My opinion is that such conclusion may eventually (almost inevitably) result in an incoherent application of the exception at the level of Member States, and undermine the goal of ensuring a smooth functioning of the internal market (Recitals 7, 31 and 32 of the Directive). Therefore, whether this goal is compromised or not should become the threshold to limit the wide discretion of Member States. It is worth remembering also the applicability of the principle of proportionality, which requires that disadvantages caused must not be disproportionate to the aims pursued. Consequently it would require a holistic analysis of the implications of requesting compensation where harm from copying is minimal (eg reproductions for time-shifting, as specifically provided in the Commission statements on Recitals 35 and 50 when the Council Common Position on the Directive was adopted) and consider in particular the distortions that may result for internal market from subjecting to burdensome levy schemes situations where harm is minimal.
Also Benny is all for balance |
At what point the levy is imposed
Finally, AG analysed the implications of a levy scheme which is applied at the manufacturer or importer level when these parties in the supply chain do not sell directly to end-users but through distributors, and consequently are not in a position to identify if those finally acquiring phone memory cards are private or professional users.
The AG recalled that the principle of fair balance requires that a close link must exist between payment of the levy and its use for private copying and that a levy scheme charged at manufacturer/importer level which does not consider the condition of the end-users that then purchase the devices or the use made of those devices, is not in conformity with Article 5(2)b of the InfoSoc Directive. However, such a levy system may potentially conform to the Directive but only if manufacturers/importers (i) may effectively pass the levy onto natural persons who make the private copies or (ii) can get a refund when devices are acquired for ends manifestly different than private copying (paras 102-112), for instance when purchased by subjects other than natural persons acting for private purposes (para 109).

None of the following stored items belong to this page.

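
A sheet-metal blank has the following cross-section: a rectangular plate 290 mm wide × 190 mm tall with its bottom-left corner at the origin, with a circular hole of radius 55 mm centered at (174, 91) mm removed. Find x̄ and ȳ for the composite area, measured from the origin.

x̄ = 138.96 mm, ȳ = 95.83 mm

plate: A = 290 × 190 = 55100.00, centroid at (145.00, 95.00).
hole: A = −π·55² = -9503.32, centroid at (174.00, 91.00).
ΣA = 45596.68 mm²
ΣAx̄ = (55100.00)(145.00) + (-9503.32)(174.00) = 6335922.71 mm³
ΣAȳ = (55100.00)(95.00) + (-9503.32)(91.00) = 4369698.08 mm³
x̄ = 6335922.71 / 45596.68 = 138.96 mm
ȳ = 4369698.08 / 45596.68 = 95.83 mm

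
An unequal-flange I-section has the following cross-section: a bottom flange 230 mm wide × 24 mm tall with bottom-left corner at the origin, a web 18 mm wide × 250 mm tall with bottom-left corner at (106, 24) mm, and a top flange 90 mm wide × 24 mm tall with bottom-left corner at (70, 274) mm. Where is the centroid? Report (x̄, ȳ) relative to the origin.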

Unfortunately, given that the decision of the referring court did not detail the circumstances under which Danish law exonerates or secures a refund of levies, the AG did not elaborate on the preference of an “ex-ante” exoneration system over an “ex-post” refund system (as results from Amazon judgment, paras 35-36), and does not refer either to the recommendation raised by Mediator Vitorino of shifting the obligation to pay the levies to the last point of sale, who is in direct contact with the end-user customer and has the ability to filter between business users and consumers efficiently and effectively to apply the Padawan jurisprudence.
In conclusion
Overall, AG Cruz Villalón thoughtfully analysed the role and challenges of copyright law in the Information Society, as it was recently evidenced in ACI Adam and UPC Telekabel, where the Court followed his observations. Let’s stay tuned for the judgment of the Court after the summer break.”
Thanks so much Javier for this detailed and very helpful note!